HIP

SPECIAL TESTS FOR HIP PATHOLOGY8–13
Relevant Special Tests
Patrick’s test (flexion, abduction, and external rotation [FABER] or figure-four test)
Anterior labral tear test (flexion, adduction, and internal rotation [FADDIR] test)
Epidemiology and Demographics
• Osteoarthritis affects 10% to 25% of the population over age 55.
• Osteonecrosis can occur in people of any age, but it is most common in people in their 30s, 40s, and 50s.
• In children, the most common cause of hip pain is acute transient synovitis. The incidence of slipped capital femoral epiphysis is about 6.1 per 10,000 in boys and 3 per 10,000 in girls. The incidence of Leg!g-Calvé-Perthes disease is about 1.5 to 5 per 10,000.

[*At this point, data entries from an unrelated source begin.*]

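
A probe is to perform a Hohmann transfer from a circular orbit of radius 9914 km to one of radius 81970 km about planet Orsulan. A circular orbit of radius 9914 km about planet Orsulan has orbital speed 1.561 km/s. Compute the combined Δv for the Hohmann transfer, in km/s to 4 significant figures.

Δv = 0.8148 km/s

From the circular-orbit relation v² = μ/r at r = 9914 km: μ = v²r = (1.561)² × 9914 = 24157.7 km³/s².
The Hohmann ellipse has a_t = (r₁ + r₂)/2 = 45942 km.
At r₁ the circular-orbit speed is v₁ = √(μ/r₁) = 1.5610 km/s.
Transfer-orbit speed at r₁ (v² = μ(2/r − 1/a)): v_p = √[μ(2/r₁ − 1/a_t)] = 2.0851 km/s.
First burn Δv₁ = |v_p − v₁| = 0.5241 km/s.
Circular speed at r₂: v₂ = √(μ/r₂) = 0.5429 km/s.
Transfer-orbit speed at r₂: v_a = √[μ(2/r₂ − 1/a_t)] = 0.2522 km/s.
Second burn Δv₂ = |v₂ − v_a| = 0.2907 km/s.
Total Δv = Δv₁ + Δv₂ = 0.8148 km/s.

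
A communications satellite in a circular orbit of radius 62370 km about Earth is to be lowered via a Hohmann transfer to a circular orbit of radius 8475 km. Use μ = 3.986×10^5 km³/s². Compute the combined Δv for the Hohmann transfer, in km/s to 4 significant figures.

Δv = 3.534 km/s

Semi-major axis of the transfer orbit: a_t = (62370 + 8475)/2 = 35422.5 km.
At r₁ the circular-orbit speed is v₁ = √(μ/r₁) = 2.5280 km/s.
Transfer-orbit speed at r₁ (v² = μ(2/r − 1/a)): v_a = √[μ(2/r₁ − 1/a_t)] = 1.2365 km/s.
First burn Δv₁ = |v_a − v₁| = 1.2915 km/s.
At r₂, v₂ = √(μ/r₂) = 6.8580 km/s.
Transfer-orbit speed at r₂: v_p = √[μ(2/r₂ − 1/a_t)] = 9.1001 km/s.
Second burn Δv₂ = |v₂ − v_p| = 2.2421 km/s.
Δv = Δv₁ + Δv₂ = 1.2915 + 2.2421 = 3.534 km/s.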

• In newborns, the prevalence of developmental dysplasia of the hip (DDH) has been reported in screened populations at rates of 2.5 to 20 per 1000 births; however, it reaches 40 to 90 per 1000 births in some communities.
SPECIAL TESTS FOR LEG LENGTH
Relevant Special Tests
Definition
A leg length discrepancy is the difference in the longitudinal length of one leg compared with the other. Leg length discrepancies can be classified in two ways: as actual (true) leg length discrepancies or as apparent (functional) leg length discrepancies. In true leg length discrepancies, the length of one leg is truly different from the length of the other leg. In functional leg length discrepancies, one leg appears different from the other, but when the two legs are measured, the lengths are identical. The apparent length discrepancy can be caused by biomechanical factors (e.g., pelvic rotation) or foot pronation (see Table 9-1).
Epidemiology and Demographics
Freiberg30 studied patients with low back pain and discovered that those with a leg length discrepancy greater than 15 mm were five times more likely to have low back pain. Hip and sciatic pain occurred in the longer leg 78% of the time. In patients with leg length discrepancies greater than 3 cm, an asymmetrical lateral side bend of the spine occurs on the side of the longer leg. This results in abnormal loading mechanics of the spine. Leg length discrepancies of this magnitude are present in 40% of the general population.31
ten Brinke et al.31 reported that in 64 (62%) of 104 patients with a leg length discrepancy of 1 mm or more, the back pain radiated into the shorter leg.
Relevant Signs and Symptoms
• Leg length differences themselves are not usually painful.
• Difference is clinically relevant as a contributing cause of symptoms and pathological conditions in other regions, such as the lumbar spine, pelvis, sacroiliac joint, or lower extremity.
• An objective examination of any of these regions should include an examination of leg length.